The study was based on records from more than 96,000 arrests made by the Minneapolis Police Department between January 2012 and September 2014. Teresa Nelson, legal director for ACLU Minnesota, said the organization compiled the records after a June 2013 national ACLU report on marijuana possession arrests revealed that black people were 11.5 times as likely to be arrested for possession than white people.

ACLU figures from a June 2013 report show that black and white people use marijuana at similar rates. In 2010, 14 percent and 12 percent, respectively, reported having used it in the past year.

“What we’ve seen in past years is we have some of the worst racial disparities in law enforcement in the country” in Minneapolis, Nelson said.

The report gives the police department some suggestions, including the bolstering of an existing program implemented by Minneapolis Police Chief Janee Harteau to give officers implicit bias training to help reinforce an existing ban on profiling. Nelson said the ACLU is in "open dialogue" with the police to integrate those lessons into academy training so that they become a part of police culture there at the onset. 

The city is "fortunate to have communities engaged in the public safety discussion," Minneapolis Police Department spokesman Scott Seroka told Al Jazeera in an email.
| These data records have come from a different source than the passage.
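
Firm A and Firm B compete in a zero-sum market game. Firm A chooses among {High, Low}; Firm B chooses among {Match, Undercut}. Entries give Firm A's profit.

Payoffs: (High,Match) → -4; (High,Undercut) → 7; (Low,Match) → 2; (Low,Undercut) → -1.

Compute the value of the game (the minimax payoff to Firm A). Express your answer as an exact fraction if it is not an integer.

5/7

Row minima: High → -4, Low → -1; maximin = -1.
Column maxima: Match → 2, Undercut → 7; minimax = 2.
-1 ≠ 2, so there is no saddle point; optimal play is mixed.
Let Firm A play High with probability p. Expected payoff against Match: (-4)p + 2(1−p) = −6p + 2; against Undercut: 7p + (-1)(1−p) = 8p − 1.
Setting these equal: −6p + 2 = 8p − 1 ⇒ −14p = -3 ⇒ p = 3/14, and the value is (-6)·(3/14) + 2 = 5/7.
For Firm B: with q = P(Match), equating High's and Low's payoffs gives −11q + 7 = 3q − 1 ⇒ q = 4/7.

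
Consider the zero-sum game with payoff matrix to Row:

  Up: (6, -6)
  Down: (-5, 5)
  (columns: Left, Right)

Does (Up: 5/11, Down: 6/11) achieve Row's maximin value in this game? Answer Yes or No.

Against Left this mix gives (5/11)·6 + (6/11)·(-5) = 0.
Against Right this mix gives (5/11)·(-6) + (6/11)·5 = 0.
All of Column's active replies (Left, Right) yield 0, and no column does worse for Row. The mix makes Column indifferent and guarantees 0, so it is optimal.

Yes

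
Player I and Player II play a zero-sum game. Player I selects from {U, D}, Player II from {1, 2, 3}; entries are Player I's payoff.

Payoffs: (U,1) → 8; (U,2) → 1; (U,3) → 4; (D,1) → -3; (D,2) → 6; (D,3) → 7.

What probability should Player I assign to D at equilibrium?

7/16

Row minima: U → 1, D → -3; maximin = 1.
Column maxima: 1 → 8, 2 → 6, 3 → 7; minimax = 6.
1 ≠ 6, so there is no saddle point; optimal play is mixed.
3 is strictly dominated by 2 (it gives Player I strictly more in every row), so Player II never plays it.
On the remaining 2×2 (U, D vs 1, 2):
Let Player I play U with probability p. Expected payoff against 1: 8p + (-3)(1−p) = 11p − 3; against 2: 1p + 6(1−p) = −5p + 6.
Setting these equal: 11p − 3 = −5p + 6 ⇒ 16p = 9 ⇒ p = 9/16, and the value is (11)·(9/16) − 3 = 51/16.
For Player II: with q = P(1), equating U's and D's payoffs gives 7q + 1 = −9q + 6 ⇒ q = 5/16.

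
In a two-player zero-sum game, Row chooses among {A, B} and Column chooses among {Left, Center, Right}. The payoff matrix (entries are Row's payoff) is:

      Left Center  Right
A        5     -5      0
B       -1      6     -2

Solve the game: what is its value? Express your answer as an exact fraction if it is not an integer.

Row minima: A → -5, B → -2; maximin = -2.
Column maxima: Left → 5, Center → 6, Right → 0; minimax = 0.
-2 ≠ 0, so there is no saddle point; optimal play is mixed.
Left is strictly dominated by Right (it gives Row strictly more in every row), so Column never plays it.
On the remaining 2×2 (A, B vs Center, Right):
Let Row play A with probability p. Expected payoff against Center: (-5)p + 6(1−p) = −11p + 6; against Right: 0p + (-2)(1−p) = 2p − 2.
Setting these equal: −11p + 6 = 2p − 2 ⇒ −13p = -8 ⇒ p = 8/13, and the value is (-11)·(8/13) + 6 = -10/13.
For Column: with q = P(Center), equating A's and B's payoffs gives −5q = 8q − 2 ⇒ q = 2/13.

-10/13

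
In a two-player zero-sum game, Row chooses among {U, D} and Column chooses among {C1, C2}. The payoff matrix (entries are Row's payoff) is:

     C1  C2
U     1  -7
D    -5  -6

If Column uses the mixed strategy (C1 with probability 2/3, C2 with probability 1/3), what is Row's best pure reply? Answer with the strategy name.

Expected payoff of U: (2/3)·1 + (1/3)·(-7) = -5/3.
Expected payoff of D: (2/3)·(-5) + (1/3)·(-6) = -16/3.
The largest is -5/3, so Row's best response is U.

U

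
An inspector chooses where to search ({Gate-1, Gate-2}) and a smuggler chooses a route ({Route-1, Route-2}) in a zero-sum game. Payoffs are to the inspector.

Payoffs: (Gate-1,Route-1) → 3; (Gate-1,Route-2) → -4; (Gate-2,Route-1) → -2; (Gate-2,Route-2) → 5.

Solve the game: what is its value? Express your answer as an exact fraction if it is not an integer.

Row minima: Gate-1 → -4, Gate-2 → -2; maximin = -2.
Column maxima: Route-1 → 3, Route-2 → 5; minimax = 3.
-2 ≠ 3, so there is no saddle point; optimal play is mixed.
Let the inspector play Gate-1 with probability p. Expected payoff against Route-1: 3p + (-2)(1−p) = 5p − 2; against Route-2: (-4)p + 5(1−p) = −9p + 5.
Setting these equal: 5p − 2 = −9p + 5 ⇒ 14p = 7 ⇒ p = 1/2, and the value is (5)·(1/2) − 2 = 1/2.
For the smuggler: with q = P(Route-1), equating Gate-1's and Gate-2's payoffs gives 7q − 4 = −7q + 5 ⇒ q = 9/14.

1/2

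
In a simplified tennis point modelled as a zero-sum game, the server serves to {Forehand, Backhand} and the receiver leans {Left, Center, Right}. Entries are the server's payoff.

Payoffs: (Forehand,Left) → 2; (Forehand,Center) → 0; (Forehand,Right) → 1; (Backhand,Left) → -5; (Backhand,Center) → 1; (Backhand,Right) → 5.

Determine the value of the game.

Row minima: Forehand → 0, Backhand → -5; maximin = 0.
Column maxima: Left → 2, Center → 1, Right → 5; minimax = 1.
0 ≠ 1, so there is no saddle point; optimal play is mixed.
Right is strictly dominated by Center (it gives the server strictly more in every row), so the receiver never plays it.
On the remaining 2×2 (Forehand, Backhand vs Left, Center):
Let the server play Forehand with probability p. Expected payoff against Left: 2p + (-5)(1−p) = 7p − 5; against Center: 0p + 1(1−p) = −p + 1.
Setting these equal: 7p − 5 = −p + 1 ⇒ 8p = 6 ⇒ p = 3/4, and the value is (7)·(3/4) − 5 = 1/4.
For the receiver: with q = P(Left), equating Forehand's and Backhand's payoffs gives 2q = −6q + 1 ⇒ q = 1/8.

1/4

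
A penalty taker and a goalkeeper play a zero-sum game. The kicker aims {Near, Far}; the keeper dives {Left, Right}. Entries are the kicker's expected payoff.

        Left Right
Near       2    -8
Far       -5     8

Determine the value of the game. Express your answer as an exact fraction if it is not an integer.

Row minima: Near → -8, Far → -5; maximin = -5.
Column maxima: Left → 2, Right → 8; minimax = 2.
-5 ≠ 2, so there is no saddle point; optimal play is mixed.
Let the kicker play Near with probability p. Expected payoff against Left: 2p + (-5)(1−p) = 7p − 5; against Right: (-8)p + 8(1−p) = −16p + 8.
Setting these equal: 7p − 5 = −16p + 8 ⇒ 23p = 13 ⇒ p = 13/23, and the value is (7)·(13/23) − 5 = -24/23.
For the keeper: with q = P(Left), equating Near's and Far's payoffs gives 10q − 8 = −13q + 8 ⇒ q = 16/23.

-24/23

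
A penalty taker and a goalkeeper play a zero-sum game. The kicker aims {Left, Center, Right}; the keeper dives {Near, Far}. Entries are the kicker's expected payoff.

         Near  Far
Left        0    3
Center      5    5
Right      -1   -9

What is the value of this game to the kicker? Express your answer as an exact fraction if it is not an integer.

Row minima: Left → 0, Center → 5, Right → -9; maximin = 5.
Column maxima: Near → 5, Far → 5; minimax = 5.
Since maximin = minimax = 5, there is a saddle point and the value is 5.

5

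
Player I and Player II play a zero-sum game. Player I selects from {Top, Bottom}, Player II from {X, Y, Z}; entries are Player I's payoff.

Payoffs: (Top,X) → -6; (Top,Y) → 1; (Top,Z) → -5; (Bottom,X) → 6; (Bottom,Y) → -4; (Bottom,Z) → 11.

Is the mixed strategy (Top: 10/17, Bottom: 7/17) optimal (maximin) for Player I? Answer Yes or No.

Against X this mix gives (10/17)·(-6) + (7/17)·6 = -18/17.
Against Y this mix gives (10/17)·1 + (7/17)·(-4) = -18/17.
Against Z this mix gives (10/17)·(-5) + (7/17)·11 = 27/17.
All of Player II's active replies (X, Y) yield -18/17, and no column does worse for Player I. The mix makes Player II indifferent and guarantees -18/17, so it is optimal.

Yes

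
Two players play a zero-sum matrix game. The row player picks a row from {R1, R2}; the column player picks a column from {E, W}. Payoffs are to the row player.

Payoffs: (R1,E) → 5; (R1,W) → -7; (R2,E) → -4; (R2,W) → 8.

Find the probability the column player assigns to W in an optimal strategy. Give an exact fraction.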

Seroka offered no further comment on the details of the ACLU report. 

Black Lives Matter's Levy Pounds commended the ACLU's report and said she has "some hope that a dialogue with the police will improve conditions for her community. But she added that “a more radical approach will need to be in order.” That could include more demonstrations by Black Lives Matter advocates, Levy-Pounds said.

"Officials need to respond. There's a lot of denial now and excuses being made as to why racial profiling is happening on a regular basis. There's no evidence that African-Americans commit offenses at higher rates than whites," she said.